Aku mengikat kain pantai di pinggangku, mengacak-acak rambutku sebelum aku keluar dari dalam kamar mandi. Dia berdiri memunggungiku, dan segera berbalik karena mendengar suara kalau aku sudah keluar dri dalam kamar mandi.
“Ayolah sayang, bagaimana bisa itu adil?” ucapnya mengerang saat matanya mengikuti setiap inci tubuhku, lalu dia menjilati bibirnya sendiri.
“Apa ada yang salah, sayang?” aku bertanya dengan berpura-pura polos sambil menggigit bibir bawahku untuk menahan diri agar aku tidak menyeringai.
Marco berjalan ke arahku, meraih pinggulku dan menarikku ke dalam dirinya.
“Bagaimana bisa kau mengharapkan aku untuk meninggalkan ruangan ini ketika kau begitu terlihat seperti itu sayang.” Ucapnya cemberut.
“Sederhana ... seperti ini.” Balasku menyeringai.
Dia enatapku dengan tatapan yang jelas bingung. Aku mengedipkan mata, menarik diri darinya dan berjalan menuju ke pintu.
“Itu tidak adil.” Dia berteriak di belakangku.
Aku pun menoleh ke arahnya dan menyeringai.
“Aku akan menebusnya untukmu nanti sayang... ayolah” kataku.
Dia mengelus bibirnya ke arahku sebelum tertawa dan mengangguk, meraih berang-barangnya dn mendekatiku, menampar bokongku hingga membuat aku mengerang. Dia menutup pintu yang ada di belakang kami sebelum melingkarkan tangannya di pinggangku dan memelukku untuk dekat dengannya.
“Aku tidak tahu apa yang aku pikirkan tentang semua orang yang akan memusatkan perhatiannya pada istriku.” Ucapnya yang terlihat jelas kalau dia tidak rela aku jadi bahan pusat perhatian.
“Jangan khawatir sayang ... biarkan mereka memperhatikanku, yang terpenting adalah aku yang hanya memperhatikanmu” kataku sambil mengedipkan mata.
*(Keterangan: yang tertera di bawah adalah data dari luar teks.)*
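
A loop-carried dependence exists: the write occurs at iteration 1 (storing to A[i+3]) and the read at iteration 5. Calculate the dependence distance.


Distance = read iteration - write iteration
= 5 - 1 = 4

4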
“Ok, baiklah. Mereka bisa melihat, asalakan mereka tidak menyentuhmu. Lagi pula aku tidak bisa menyalahkan mereka kalau melihatmu ... kau adalah wanita paling seksi disini.” Ucapnya berkata dengan sombong.
Aku terkikik, menggelengkan kepalaku ke arahnya dan memukul dadanya main-main. Dia sendiri hanya mengangkat bahu, cengkramannya mengencang saat kami berjalan melewati hotel ke tempat kolam renang dan bar berada.
Aku bisa melihatnya melototi ria manapun yang menatapku dan aku tidak bisa menahan senyumku. Dia selalu begitu protktif dan sedikit posesif, tetapi tidak sejauh dia tampil sebagai orang yang benar-benar menjaga apa yang menjadi miliknya dan ada disana. Tidak ada yang salah dengan itu.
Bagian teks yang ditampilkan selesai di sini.